Once it was accepted wisdom that to write an autobiography you had to have had a life, and a long and eventful one at that. But, hey, why bother?
It seems that, having dumbed-down TV and pop music we have a supply of dumbed-down biographies to boot. These days it doesn't actually matter how long you have spent in the business, only how many people know your face.
Hence the slew of books emerging from the Spice Girls, with Catch A Fire from the unlucky Mel B, Learning To Fly from the exceptionally lucky Victoria Beckham and Just For The Record, Geri's second such effort at the grand old age of 30!
But puppy-eyed Gareth Gates surely takes the biscuit for most ridiculous autobiography to date. OK, so he is plastered all over young girls' walls from Scotland to Southend, but an autobiography!?
He was born in 1984 for heaven's sake! People have flip flops older than this guy! And yet his book, Right From The Start, promising an in-depth look at his childhood, his struggle to cope with his stutter and his rise to fame with Pop Idol, topped the best-seller list recently.
And there's the key. These books aren't about a life in pop music, they are about "celebrity". How seemingly unexceptional people became the most famous faces in the country.
And, by this token, anything is possible: The life stories of S Club Juniors and Romeo Beckham's memoirs of life as a celebrity child?
MUSIC: Ms Dynamite.

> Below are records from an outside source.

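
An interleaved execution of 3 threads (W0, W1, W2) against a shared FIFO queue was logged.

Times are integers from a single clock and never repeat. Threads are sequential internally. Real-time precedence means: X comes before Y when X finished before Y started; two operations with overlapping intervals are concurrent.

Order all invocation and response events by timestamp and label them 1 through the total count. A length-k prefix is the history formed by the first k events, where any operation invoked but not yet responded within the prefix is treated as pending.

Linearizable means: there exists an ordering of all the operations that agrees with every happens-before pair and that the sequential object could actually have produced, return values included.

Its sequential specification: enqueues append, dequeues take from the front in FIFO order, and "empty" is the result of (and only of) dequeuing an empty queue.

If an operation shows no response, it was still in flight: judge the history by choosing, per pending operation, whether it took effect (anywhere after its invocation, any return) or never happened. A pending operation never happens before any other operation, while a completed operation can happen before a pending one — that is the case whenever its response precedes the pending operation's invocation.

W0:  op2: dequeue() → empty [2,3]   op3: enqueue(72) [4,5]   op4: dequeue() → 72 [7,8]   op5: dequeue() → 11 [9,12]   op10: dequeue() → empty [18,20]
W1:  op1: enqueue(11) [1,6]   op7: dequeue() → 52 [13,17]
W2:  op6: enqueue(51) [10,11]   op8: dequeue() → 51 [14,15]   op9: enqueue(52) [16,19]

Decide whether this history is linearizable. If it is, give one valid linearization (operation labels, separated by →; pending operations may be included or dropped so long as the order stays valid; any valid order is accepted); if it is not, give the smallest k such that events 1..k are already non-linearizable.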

Months ago 24:7 told you to look out for Ms Dynamite, a London MC turned singer whose single, It Takes More, was creeping up the charts. And how right we were! Ms Dynamite has since won the prestigious Mercury Music Prize, last year won by Bolton's Badly Drawn Boy, and recently scooped three MOBO awards.
From unknown MC to shining star in a matter of months, the singer can do no
wrong. And now it looks like she will be gaining even more mainstream success due to a duet with Robbie Williams.

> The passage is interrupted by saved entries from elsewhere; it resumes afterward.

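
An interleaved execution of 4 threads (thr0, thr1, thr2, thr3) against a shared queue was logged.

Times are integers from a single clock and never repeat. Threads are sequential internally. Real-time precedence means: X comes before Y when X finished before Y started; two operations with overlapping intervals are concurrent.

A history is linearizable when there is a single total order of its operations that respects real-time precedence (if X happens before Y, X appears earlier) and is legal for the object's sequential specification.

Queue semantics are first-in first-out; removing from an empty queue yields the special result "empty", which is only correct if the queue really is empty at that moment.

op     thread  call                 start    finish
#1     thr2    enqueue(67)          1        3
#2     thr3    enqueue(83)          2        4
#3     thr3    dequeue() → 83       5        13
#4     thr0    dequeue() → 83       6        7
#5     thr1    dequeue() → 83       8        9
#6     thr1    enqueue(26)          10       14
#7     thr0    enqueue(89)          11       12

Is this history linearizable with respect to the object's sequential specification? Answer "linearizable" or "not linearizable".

events 1..8 are fine; event 9 — the response of #5 at time 9 — makes the prefix non-linearizable
2 orders of the 4 completed queue ops respect real time; none is legal
no escape via the 1 pending operation (#3): every completion choice fails
e.g. #1, #2, #4, #5 (pending dropped): illegal at step 3, since #4 dequeue() → 83 cannot apply there
e.g. #2, #1, #4, #5 (pending dropped): illegal at step 4, since #5 dequeue() → 83 cannot apply there

not linearizable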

Williams, who has recently renewed his contract with EMI in the biggest deal in UK history, is rumoured to have asked the singer to record with him on his new album, Escapology. They might seem like an odd match but Ms Dynamite's fresh and feisty hip hop sound is likely to give Williams' easy-listening pop some much needed cred. And at least this means that he won't be doing the rapping himself this time.

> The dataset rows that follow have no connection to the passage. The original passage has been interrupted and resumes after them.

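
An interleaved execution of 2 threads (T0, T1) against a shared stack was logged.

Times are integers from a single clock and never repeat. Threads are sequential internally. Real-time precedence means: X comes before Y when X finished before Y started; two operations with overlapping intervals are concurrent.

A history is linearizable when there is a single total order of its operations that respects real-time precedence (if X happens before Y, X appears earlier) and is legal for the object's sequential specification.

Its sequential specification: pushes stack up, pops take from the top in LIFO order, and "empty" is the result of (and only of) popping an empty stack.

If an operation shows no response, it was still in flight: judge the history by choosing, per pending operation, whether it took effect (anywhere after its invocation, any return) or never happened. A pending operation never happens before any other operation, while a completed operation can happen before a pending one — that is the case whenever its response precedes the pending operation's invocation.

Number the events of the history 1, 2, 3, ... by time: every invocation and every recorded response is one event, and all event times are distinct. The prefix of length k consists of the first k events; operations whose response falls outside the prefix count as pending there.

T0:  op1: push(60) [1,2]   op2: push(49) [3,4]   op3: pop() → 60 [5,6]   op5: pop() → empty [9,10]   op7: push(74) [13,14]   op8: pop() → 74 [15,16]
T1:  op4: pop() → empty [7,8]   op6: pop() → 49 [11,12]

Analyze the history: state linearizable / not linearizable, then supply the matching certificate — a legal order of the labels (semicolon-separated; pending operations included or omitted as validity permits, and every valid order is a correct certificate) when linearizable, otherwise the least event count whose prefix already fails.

not linearizable — minimal violating prefix: 6 events

events 1..5 are fine; event 6 — the response of op3 at time 6 — makes the prefix non-linearizable
exhaustive check: the 3 completed stack ops admit one real-time order; illegal
for example op1, op2, op3 fails at step 3: op3 pop() → 60 is not legal there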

TV: The Shield. Featuring an anti-hero who looks like a cross between Grant Mitchell, Bruce Willis and an angry bulldog, this new cop show from Five is violent, nasty and completely and utterly gripping. Having shown that they can spot a hit show when they see one, with the US double bill of CSI and Law and Order, Five have hit the jackpot with The Shield, in which off-the-rails officer Vic Mackey confounds expectations by being neither good nor bad cop, but something entirely more disturbing. Already so far he has beaten co-operation out of a paedophile, given money to a prostitute to feed her son, kidnapped a basketball player for fun and shot one of his own men in the head. And there have only been two episodes. Phew! Cagney and Lacey it isn't.
What's Niz
FAME Academy. Unlikely as it seems, this might have been a case of one reality show too many as far as Joe Public is concerned. Pitched as a cross between Big Brother and Pop Stars with a bit of the Kids From Fame chucked in, the show did less than impressively in the ratings despite having CD:UK favourite Cat Deeley and Irish comedian-cum-presenter Patrick Kielty as its hosts.
Last Friday Fame Academy gained only 4.6 m viewers, which sounds a lot until you realise that Gardeners' World got 4.3 million. And it seems that the people who did drag themselves away from the petunias were non too enraptured by the reality show, with less people returning after the break for news.
There's no logic to it - all the essential ingredients are there: 12 desperately hopeful contestants, a shared house, cameras, voting and yet we weren't switching on. Ah well, reality TV addicts might be nosey and lazy, but at least they're not predictable.